Teoquan was with them. He scanned the chaos with satisfaction, the expression of a man who’s achieved his life’s ambiti
on. Then one of his warriors, a panther, swiped at the phosphorus-bright form of a Fyreman … and burned to ash with a howl and a stench of burnt meat.
Teo’s smile widened. “Stay out of trouble, lovebirds.” Strolling up to the glowing figure, he opened his mouth, letting out a low hum.
Ev felt a pinch in his chest.
The Fyreman blew out, collapsing as definitively as a china doll getting hit by a truck.
“Ev, we have to get out of here.”
He forced himself to concentrate. “Patience, do you have any chantments?” It came out cha-aan-ant-ments.
“No.” She shook her head. “If we can cross the plaza—”
“People need help,” he said.
“Look at us, Ev Lethewood—we need help.”
It was true. His bloodied fingers were stiff and clubby, with thick, splintered nails. Hooves? “I gotta-ah find…”

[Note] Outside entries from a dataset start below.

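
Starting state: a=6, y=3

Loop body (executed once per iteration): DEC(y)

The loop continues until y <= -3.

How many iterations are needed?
6

Tracing iterations:
Initial: a=6, y=3
After iteration 1: a=6, y=2
After iteration 2: a=6, y=1
After iteration 3: a=6, y=0
After iteration 4: a=6, y=-1
After iteration 5: a=6, y=-2
After iteration 6: a=6, y=-3
y <= -3 now holds, so the loop exits after 6 iterations.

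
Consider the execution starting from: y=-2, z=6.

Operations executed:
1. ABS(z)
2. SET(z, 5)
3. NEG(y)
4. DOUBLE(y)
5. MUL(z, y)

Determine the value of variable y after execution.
y = 4

Tracing execution:
Step 1: ABS(z) → y = -2
Step 2: SET(z, 5) → y = -2
Step 3: NEG(y) → y = 2
Step 4: DOUBLE(y) → y = 4
Step 5: MUL(z, y) → y = 4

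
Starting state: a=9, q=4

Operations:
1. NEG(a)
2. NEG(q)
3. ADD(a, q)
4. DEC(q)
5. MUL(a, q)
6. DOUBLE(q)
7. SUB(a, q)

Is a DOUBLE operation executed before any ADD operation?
No

First DOUBLE: step 6
First ADD: step 3
Since 6 > 3, ADD comes first.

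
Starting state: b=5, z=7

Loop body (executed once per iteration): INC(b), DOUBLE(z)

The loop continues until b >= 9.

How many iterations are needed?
4

Tracing iterations:
Initial: b=5, z=7
After iteration 1: b=6, z=14
After iteration 2: b=7, z=28
After iteration 3: b=8, z=56
After iteration 4: b=9, z=112
b >= 9 now holds, so the loop exits after 4 iterations.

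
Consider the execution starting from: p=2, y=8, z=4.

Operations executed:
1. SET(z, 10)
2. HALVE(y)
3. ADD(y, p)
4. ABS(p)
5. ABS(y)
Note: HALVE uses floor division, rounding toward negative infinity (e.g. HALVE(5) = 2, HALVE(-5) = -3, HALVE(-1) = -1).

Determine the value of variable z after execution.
z = 10

Tracing execution:
Step 1: SET(z, 10) → z = 10
Step 2: HALVE(y) → z = 10
Step 3: ADD(y, p) → z = 10
Step 4: ABS(p) → z = 10
Step 5: ABS(y) → z = 10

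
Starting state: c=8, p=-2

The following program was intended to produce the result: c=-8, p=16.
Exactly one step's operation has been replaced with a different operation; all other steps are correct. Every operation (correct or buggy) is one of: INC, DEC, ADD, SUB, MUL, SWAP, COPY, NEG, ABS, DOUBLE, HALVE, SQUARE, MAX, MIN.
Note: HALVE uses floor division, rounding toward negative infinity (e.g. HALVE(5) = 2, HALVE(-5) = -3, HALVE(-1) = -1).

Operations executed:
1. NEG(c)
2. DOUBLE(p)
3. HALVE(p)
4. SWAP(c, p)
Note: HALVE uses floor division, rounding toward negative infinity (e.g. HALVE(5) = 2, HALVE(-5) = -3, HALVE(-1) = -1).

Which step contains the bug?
Step 4

Trace with buggy code:
Initial: c=8, p=-2
After step 1: c=-8, p=-2
After step 2: c=-8, p=-4
After step 3: c=-8, p=-2
After step 4: c=-2, p=-8
Actual final c=-2, p=-8 ≠ expected c=-8, p=16.
Step 4 is the only position where a single-operation replacement can produce the expected result.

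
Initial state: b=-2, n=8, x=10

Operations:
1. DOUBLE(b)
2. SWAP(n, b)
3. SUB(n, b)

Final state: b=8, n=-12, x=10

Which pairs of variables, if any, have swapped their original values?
None

Comparing initial and final values:
b: -2 → 8
x: 10 → 10
n: 8 → -12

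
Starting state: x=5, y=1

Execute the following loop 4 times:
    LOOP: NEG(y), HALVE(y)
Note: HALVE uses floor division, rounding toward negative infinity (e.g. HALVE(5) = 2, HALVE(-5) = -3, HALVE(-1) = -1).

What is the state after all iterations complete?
x=5, y=0

Iteration trace:
Start: x=5, y=1
After iteration 1: x=5, y=-1
After iteration 2: x=5, y=0
After iteration 3: x=5, y=0
After iteration 4: x=5, y=0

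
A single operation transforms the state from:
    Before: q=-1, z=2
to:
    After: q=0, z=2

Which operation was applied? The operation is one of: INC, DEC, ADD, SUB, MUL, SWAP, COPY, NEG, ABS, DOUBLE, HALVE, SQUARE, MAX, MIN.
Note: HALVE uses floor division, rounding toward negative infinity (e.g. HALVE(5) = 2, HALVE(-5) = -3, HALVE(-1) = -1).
INC(q)

Analyzing the change:
Before: q=-1, z=2
After: q=0, z=2
Variable q changed from -1 to 0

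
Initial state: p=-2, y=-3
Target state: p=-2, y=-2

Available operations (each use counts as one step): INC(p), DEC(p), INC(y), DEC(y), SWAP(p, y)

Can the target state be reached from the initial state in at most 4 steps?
Yes

Path (1 step): INC(y)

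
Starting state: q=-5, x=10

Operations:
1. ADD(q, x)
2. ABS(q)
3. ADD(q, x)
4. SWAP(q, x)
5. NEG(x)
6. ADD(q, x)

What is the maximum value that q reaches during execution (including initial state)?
15

Values of q at each step:
Initial: q = -5
After step 1: q = 5
After step 2: q = 5
After step 3: q = 15 ← maximum
After step 4: q = 10
After step 5: q = 10
After step 6: q = -5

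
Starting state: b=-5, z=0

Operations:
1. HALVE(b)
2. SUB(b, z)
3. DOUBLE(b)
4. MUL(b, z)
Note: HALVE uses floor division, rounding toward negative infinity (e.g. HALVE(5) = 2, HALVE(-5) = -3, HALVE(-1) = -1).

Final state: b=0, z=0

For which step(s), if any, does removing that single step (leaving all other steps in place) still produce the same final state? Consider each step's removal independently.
Step(s) 1, 2, 3

Testing removal of each single step:
Without step 1: final = b=0, z=0 (same)
Without step 2: final = b=0, z=0 (same)
Without step 3: final = b=0, z=0 (same)
Without step 4: final = b=-6, z=0 (different)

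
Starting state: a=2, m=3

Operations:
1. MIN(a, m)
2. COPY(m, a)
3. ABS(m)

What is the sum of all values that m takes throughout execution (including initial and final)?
10

Values of m at each step:
Initial: m = 3
After step 1: m = 3
After step 2: m = 2
After step 3: m = 2
Sum = 3 + 3 + 2 + 2 = 10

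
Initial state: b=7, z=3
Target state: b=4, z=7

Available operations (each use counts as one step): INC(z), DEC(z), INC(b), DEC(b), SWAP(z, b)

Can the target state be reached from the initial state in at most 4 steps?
Yes

Path (2 steps): INC(z) → SWAP(z, b)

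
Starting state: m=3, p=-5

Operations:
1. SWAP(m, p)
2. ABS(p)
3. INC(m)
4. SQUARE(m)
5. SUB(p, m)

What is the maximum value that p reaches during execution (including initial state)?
3

Values of p at each step:
Initial: p = -5
After step 1: p = 3 ← maximum
After step 2: p = 3
After step 3: p = 3
After step 4: p = 3
After step 5: p = -13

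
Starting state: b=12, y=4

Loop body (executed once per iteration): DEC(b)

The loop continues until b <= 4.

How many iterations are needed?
8

Tracing iterations:
Initial: b=12, y=4
After iteration 1: b=11, y=4
After iteration 2: b=10, y=4
After iteration 3: b=9, y=4
After iteration 4: b=8, y=4
After iteration 5: b=7, y=4
After iteration 6: b=6, y=4
After iteration 7: b=5, y=4
After iteration 8: b=4, y=4
b <= 4 now holds, so the loop exits after 8 iterations.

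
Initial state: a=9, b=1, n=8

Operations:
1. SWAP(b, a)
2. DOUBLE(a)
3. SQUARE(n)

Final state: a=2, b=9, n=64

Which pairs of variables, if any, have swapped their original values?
None

Comparing initial and final values:
b: 1 → 9
a: 9 → 2
n: 8 → 64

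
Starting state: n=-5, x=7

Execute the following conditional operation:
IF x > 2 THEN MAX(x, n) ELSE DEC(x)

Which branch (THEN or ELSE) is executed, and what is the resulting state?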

Who? Who did he need to find?
“Come on,” Patience said. Clinging to each other, they could just move against the wind. They staggered to the edge of the plaza, skirting a pile of garbage—medical stuff, it turned out: crutches, bandages, scrubs. Rubble, from the hospital—
“Wait!”
A movement within the pile caught his attention. He pushed aside a gurney and found a girl, Alchemite from her dress. Her leg was broken.
“Here.” Patience fished a wheelchair from the debris.
The girl struggled as they loaded her into the thing. “They burned Sahara,” she said dully. She had a chantment with her, one of Astrid’s first, an aluminum rake that wove fruit baskets.
Ev bent to face her. “What about Petey?”
“Astrid Lethewood,” Patience corrected.
“I think … I think the Goddess lied,” she said.
“She’s in shock, Ev.” They managed to get the chair rolling, leaning hard and bumping toward a relatively unbroken stretch of marble floor. They struggled on, bent against the wind, with its aromas of burning plastic and heated flowers.
“Over here!” Patience shouted. Ev raised his head, hopeful, but she was waving at a stranger, someone he distantly recognized … from TV, he remembered; she was one of Sahara’s jailers. She strode across the plaza, a chunk of letrico in her fist, ignoring the smoke and flying debris. She was helping people reach the glow, he realized, getting them through the wind to the columns.